I am writing a pipeline that is processing product events (create, update, delete). Each product belongs to a sale that has a certain duration. I want to be able to perform some aggregation on all the products in a given sale. For the purpose of this example, let's assume I just want a list of unique product IDs per sale.

Therefore, my pipeline is using session windows on the sale id with a very long gap duration (so when the sale closes and there are no more product updates being published, the window for that sale closes too). My question is, how do I write a unit test for that?

For the sake of this test, let's assume the following:

  • the events are just Strings with the sale ID and the product ID, separated by a space,
  • the applyDistinctProductsTransform will basically perform what I've said above. Create KV<String, String> elements where the key is the sale id; set session windows with a gap duration of 600 seconds; and finally create a concatenated string of all product IDs per sale.

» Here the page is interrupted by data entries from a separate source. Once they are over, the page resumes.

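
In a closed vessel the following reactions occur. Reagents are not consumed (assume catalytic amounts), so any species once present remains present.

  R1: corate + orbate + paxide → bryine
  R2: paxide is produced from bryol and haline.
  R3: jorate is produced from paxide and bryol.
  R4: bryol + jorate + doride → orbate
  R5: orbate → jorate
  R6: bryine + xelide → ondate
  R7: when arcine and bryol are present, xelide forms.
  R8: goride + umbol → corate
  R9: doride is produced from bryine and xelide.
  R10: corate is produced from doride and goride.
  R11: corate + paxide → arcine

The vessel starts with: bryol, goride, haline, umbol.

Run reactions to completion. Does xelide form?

bryol and haline present → paxide forms (R2).
goride and umbol present → corate forms (R8).
corate and paxide present → arcine forms (R11).
arcine and bryol present → xelide forms (R7).

Yes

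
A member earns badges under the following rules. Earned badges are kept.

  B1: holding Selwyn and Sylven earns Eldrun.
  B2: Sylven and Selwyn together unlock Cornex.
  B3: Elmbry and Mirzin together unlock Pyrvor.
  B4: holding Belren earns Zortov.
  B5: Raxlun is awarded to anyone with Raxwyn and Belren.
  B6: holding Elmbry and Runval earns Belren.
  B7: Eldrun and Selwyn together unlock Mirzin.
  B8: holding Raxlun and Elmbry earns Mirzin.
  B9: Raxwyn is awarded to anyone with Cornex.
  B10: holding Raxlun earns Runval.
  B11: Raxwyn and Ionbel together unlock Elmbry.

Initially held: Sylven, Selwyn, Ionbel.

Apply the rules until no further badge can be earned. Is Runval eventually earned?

No

Runval would need Raxlun (B10), but Raxlun is never earned.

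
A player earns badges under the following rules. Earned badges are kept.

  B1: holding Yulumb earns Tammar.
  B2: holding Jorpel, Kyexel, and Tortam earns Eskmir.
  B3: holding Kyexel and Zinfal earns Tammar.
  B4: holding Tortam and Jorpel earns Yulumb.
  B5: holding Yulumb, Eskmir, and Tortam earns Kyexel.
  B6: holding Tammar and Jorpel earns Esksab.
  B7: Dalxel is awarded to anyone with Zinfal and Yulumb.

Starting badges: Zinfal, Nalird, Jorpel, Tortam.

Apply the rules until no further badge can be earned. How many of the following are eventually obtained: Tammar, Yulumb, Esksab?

3

With Tortam and Jorpel, Yulumb is earned (B4).
With Yulumb, Tammar is earned (B1).
With Tammar and Jorpel, Esksab is earned (B6).
Tammar: reached.
Yulumb: reached.
Esksab: reached.
All 3 are reached.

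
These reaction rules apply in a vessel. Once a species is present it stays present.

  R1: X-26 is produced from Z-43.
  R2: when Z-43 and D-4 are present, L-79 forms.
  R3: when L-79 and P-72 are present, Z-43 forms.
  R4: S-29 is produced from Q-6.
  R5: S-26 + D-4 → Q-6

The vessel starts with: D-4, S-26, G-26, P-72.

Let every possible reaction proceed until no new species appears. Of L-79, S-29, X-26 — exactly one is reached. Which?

S-29

S-26 and D-4 present → Q-6 forms (R5).
Q-6 present → S-29 forms (R4).
X-26 would need Z-43 (R1), but Z-43 never forms. L-79 would need Z-43 and D-4 (R2), but Z-43 never forms.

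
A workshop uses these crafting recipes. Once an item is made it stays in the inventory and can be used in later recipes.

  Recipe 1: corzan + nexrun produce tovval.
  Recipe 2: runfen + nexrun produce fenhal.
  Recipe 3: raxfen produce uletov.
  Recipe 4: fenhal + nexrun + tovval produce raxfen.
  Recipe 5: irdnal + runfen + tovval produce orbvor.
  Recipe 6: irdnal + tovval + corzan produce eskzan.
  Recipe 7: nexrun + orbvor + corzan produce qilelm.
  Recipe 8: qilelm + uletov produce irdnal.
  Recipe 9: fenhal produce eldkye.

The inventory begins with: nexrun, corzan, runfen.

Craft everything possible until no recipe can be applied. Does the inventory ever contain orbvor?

No

orbvor would need irdnal, runfen, and tovval (Recipe 5), but irdnal is never obtained.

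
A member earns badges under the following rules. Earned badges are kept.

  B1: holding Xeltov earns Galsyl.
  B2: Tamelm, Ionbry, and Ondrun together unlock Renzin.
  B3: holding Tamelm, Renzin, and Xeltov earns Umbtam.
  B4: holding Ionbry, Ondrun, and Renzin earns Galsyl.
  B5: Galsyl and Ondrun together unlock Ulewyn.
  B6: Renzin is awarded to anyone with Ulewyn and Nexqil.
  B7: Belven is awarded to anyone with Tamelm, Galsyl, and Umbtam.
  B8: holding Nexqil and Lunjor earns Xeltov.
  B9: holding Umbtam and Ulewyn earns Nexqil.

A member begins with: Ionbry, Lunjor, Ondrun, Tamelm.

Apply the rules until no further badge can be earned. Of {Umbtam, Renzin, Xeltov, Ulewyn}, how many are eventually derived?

With Tamelm, Ionbry, and Ondrun, Renzin is earned (B2).
With Ionbry, Ondrun, and Renzin, Galsyl is earned (B4).
With Galsyl and Ondrun, Ulewyn is earned (B5).
Umbtam would need Tamelm, Renzin, and Xeltov (B3), but Xeltov is never earned.
Renzin: reached.
Xeltov would need Nexqil and Lunjor (B8), but Nexqil is never earned.
Ulewyn: reached.
Reached: Renzin and Ulewyn — 2 of the 4.

2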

Here is what I have so far:

I create a TestStream and add some elements: 3 products for sale1. Next, I advance the watermark to 700, well beyond the gap duration. Another product is added and finally the watermark is advanced to infinity.

@Test
public void TestSessionWindow() {
    Coder<String> utfCoder = StringUtf8Coder.of();
    TestStream<String> onTimeProducts = 
TestStream.create(utfCoder).addElements(
            TimestampedValue.of("sale1 product1", new Instant(0)),
            TimestampedValue.of("sale1 product2", new Instant(0)),
            TimestampedValue.of("sale1 product3", new Instant(0))
    )
            .advanceWatermarkTo(new Instant(700)) // watermark passes trigger time
    .addElements(
            TimestampedValue.of("campaign1 product9", new Instant(710))
    )
    .advanceWatermarkToInfinity();

    PCollection<KV<String, String>> results = applyDistinctProductsTransform(pipeline, onTimeProducts);

    PAssert.that(results).containsInAnyOrder(
            KV.of("sale1", "product1,product2,product3"),
            KV.of("sale1", "product9")
    );
    pipeline.run().waitUntilFinish();
}

However,

  1. the pipeline outputs a KV of sale1, product1,product2,product3,product9 so product9 is appended to the window. I would've expected this product to be processed in a separate window and hence end up in a different row in the output PCollection.
  2. how can I only get the results of a single window in the PAssert? I know there is the inWindow function and I've found an example for a fixed time window but I don't know how to do the same for a session window.

You can check out the full code of the PTransform and the unit test.

1

1 Answers

2
votes

1) I believe you have a simple unit issue. The window gap duration of 600 is being specified in seconds Duration.standardSeconds yet new Instant(long) uses milliseconds which means that the 600 second gap is larger then the time interval of 700 millis causing the sessions to be merged.

2) Sessions still use interval windows internally. You will need to compute what the output window would be after all sessions are merged based upon your trigger strategy. By default, a session window uses the IntervalWindow(timestamp, gap duration), and merges all overlapping windows to create a larger window. For example, if you had the windows (start time, end time), [10, 14], [12, 18], [4, 14] for the same session key, they would all be merged producing a single [4, 18] window.